Peter Friedmann: The term “beds” is associated with inpatient and residential care. In the commentary, we have argued that the solution for people with OUD is not more inpatient care beds, but more access to effective outpatient medication treatment slots.
JS: The inpatient care you mentioned may involve drug-free or “abstinence-only” treatment. In the US, states often seek to increase the funding available for drug-free treatment, and we see court-imposed attendance of 12-step programs. Is this a problem?

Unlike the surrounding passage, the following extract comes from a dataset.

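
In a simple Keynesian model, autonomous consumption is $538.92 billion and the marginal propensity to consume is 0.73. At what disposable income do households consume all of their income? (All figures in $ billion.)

At break-even, C = Y: 538.92 + 0.73Y = Y
0.27Y = 538.92, so Y = 538.92/0.27 = 1996

Y = 1996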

PF: For most addictive disorders it is not a problem, for example courts ordering a person with alcohol use disorder to attend AA. But opioids are a special case first, because we have effective medications and second, the loss of tolerance resulting from “abstinence-only” treatment puts the person at high risk for overdose death. The current epidemic of opioid overdose deaths makes it imperative that all such persons be offered pharmacotherapy as first line treatment.
JS: How often do people in abstinence-only treatment relapse? Is losing tolerance really more dangerous than detoxifying?
PF: For people with OUD, relapse is very common during or after abstinence-only treatment. The process of withdrawing the opioid, i.e. detoxifying, leads to the loss of tolerance. Once detoxified, the opioid receptors are no longer “down-regulated” (that is, accustomed) to the high doses of opioids, so if someone relapses to anywhere near their previous “dose” of opioid use, they can stop breathing and die.
This is especially problematic for people using street opioids, because when you buy a bag of heroin you don’t know what dose you are getting. Nowadays, you don’t even know that you’re getting heroin – in many cases you’re getting fentanyl which gram-for-gram is 50 times stronger. With medication treatment, the opioid receptor is occupied and “blocked” making it more difficult to overdose upon relapse. In the case of the agonist treatment (that is, methadone or buprenorphine) the person retains their tolerance and even if they stop the medicine and use, they still have some protective tolerance to opioids, making overdose less likely.
JS: So what can be done to move away from treatment-free approaches and towards pharmacotherapy? And who’s responsible?
PF: The question of who’s responsible is not the right question going forward, in my opinion. We already know many of the things that work to reduce opioid overdose death — so the right question now is “why are we not doing them?”
Clinicians need to be more careful in prescribing opioids, and counsel our patients to properly dispose of any unused medication to limit their non-medical use. We should make naloxone, the agent for reversing overdose, as ubiquitous as Band-Aids in peoples’ first aid kits, and teach patients and families how to recognize overdose and intervene.
We should eliminate the stigma associated with medication treatment of OUD, and come to view long-term treatment with buprenorphine or methadone for OUD as we do insulin for diabetes or beta-blockers for heart disease. We should make such treatment a routine part of every primary care practice, and reimburse these clinicians appropriately. For folks with OUD who are not ready for treatment, we should engage them in safe use practices through syringe access and other harm reduction programs, and provide safe venues for supervised use where personnel are trained to recognize overdose and administer oxygen, life support measures and naloxone where necessary to save a life.
Who is responsible for seeing to it that these things get done? That is the role of policy, a function of government. It falls to the government to implement an adequate national response for a crisis of this scope.